High-performance anode material for sodium-ion batteries

Thursday, 24 June, 2021

High-performance anode material for sodium-ion batteries

In a boost to electric vehicle battery research, a team from the Korea Institute of Science and Technology’s (KIST) Center for Energy Storage Research has developed a high-performance, economical anode material for use in sodium-ion secondary batteries. The novel material can store 1.5 times more electricity than the graphite anode used in commercial lithium-ion batteries, and its performance does not degrade even after 200 cycles at charging/discharging rates of 10 A/g.

With sodium being over 500 times more abundant in the Earth’s crust than lithium, sodium-ion batteries have drawn considerable attention as a next-generation secondary battery because they are reported to be 40% cheaper than lithium-ion batteries. However, compared with lithium ions, sodium ions are larger and cannot be stored as stably in graphite and silicon, which are widely used as anodes in such batteries.
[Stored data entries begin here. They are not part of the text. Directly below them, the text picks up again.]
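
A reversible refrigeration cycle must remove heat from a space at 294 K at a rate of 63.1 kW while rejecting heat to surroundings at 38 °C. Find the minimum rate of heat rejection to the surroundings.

T_H = 38 °C → 38 + 273.15 = 311.15 K.
For a reversible cycle Q_H/Q_C = T_H/T_C, so Q_H = Q_C·T_H/T_C = 63.1 × 311.15/294.00 = 66.8 kW.

Q̇_H ≈ 66.8 kW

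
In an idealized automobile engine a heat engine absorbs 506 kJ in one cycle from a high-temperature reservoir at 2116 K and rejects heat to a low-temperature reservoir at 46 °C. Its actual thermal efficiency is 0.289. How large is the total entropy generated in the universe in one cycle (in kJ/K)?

ΔS_univ ≈ 0.888 kJ/K

T_C = 46 °C → 46 + 273.15 = 319.15 K.
W = η·Q_H = 0.289 × 506 = 146.2 kJ, so Q_C = Q_H − W = 359.8 kJ.
Reservoir entropy changes: ΔS_H = −Q_H/T_H = −506/2116.00 = -0.2391 kJ/K and ΔS_C = +Q_C/T_C = 359.8/319.15 = 1.127 kJ/K.
ΔS_univ = −Q_H/T_H + Q_C/T_C = 0.888 kJ/K (> 0, since η = 0.289 < η_Carnot = 0.849).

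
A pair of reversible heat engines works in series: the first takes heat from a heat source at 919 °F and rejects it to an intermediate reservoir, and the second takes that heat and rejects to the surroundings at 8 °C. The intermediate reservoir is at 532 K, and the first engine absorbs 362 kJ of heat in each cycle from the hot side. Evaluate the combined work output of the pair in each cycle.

T_H = 919 °F → (919 − 32) × 5/9 = 492.78 °C = 765.93 K.
T_C = 8 °C → 8 + 273.15 = 281.15 K.
Two reversible stages in series are equivalent to a single Carnot engine between T_H and T_C, so η_total = 1 − T_C/T_H = 1 − 281.15/765.93 = 0.6329.
W_total = η_total · Q_H = 0.6329 × 362 = 229 kJ.

W_total ≈ 229 kJ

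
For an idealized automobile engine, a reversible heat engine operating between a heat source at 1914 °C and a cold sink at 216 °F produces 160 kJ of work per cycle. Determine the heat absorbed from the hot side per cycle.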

Led by Dr Sang-Ok Kim, the KIST research team used molybdenum disulfide (MoS2), a metal sulfide that has garnered interest as a candidate for large-capacity anode materials. MoS2 can store a large amount of electricity, but has not been used historically because of its high electrical resistance and structural instability during battery operation.

The team overcame this problem by creating a ceramic nanocoating layer using silicone oil, a low-cost, eco-friendly material. Through the simple process of mixing the MoS2 precursor with silicone oil and heat-treating the mixture, the researchers were able to produce a stable heterostructure with low resistance and enhanced stability. Their results are published in the journal ACS Nano.

Schematic of the synthesis process of the nitrogen-doped MoS2-based anode material. Image credit: Korea Institute of Science and Technology (KIST).

“We could successfully solve the high resistance and structural instability problems of MoS2 through the nanocoating surface stabilisation technology,” Dr Kim said. “As a result, we could develop a sodium-ion battery that can stably store a large amount of electricity.

“Our method uses cost-effective, eco-friendly materials and, if adapted for the large-scale manufacturing of anode materials, can lower production costs and hence boost the commercialisation of sodium-ion batteries for large-capacity power storage devices.”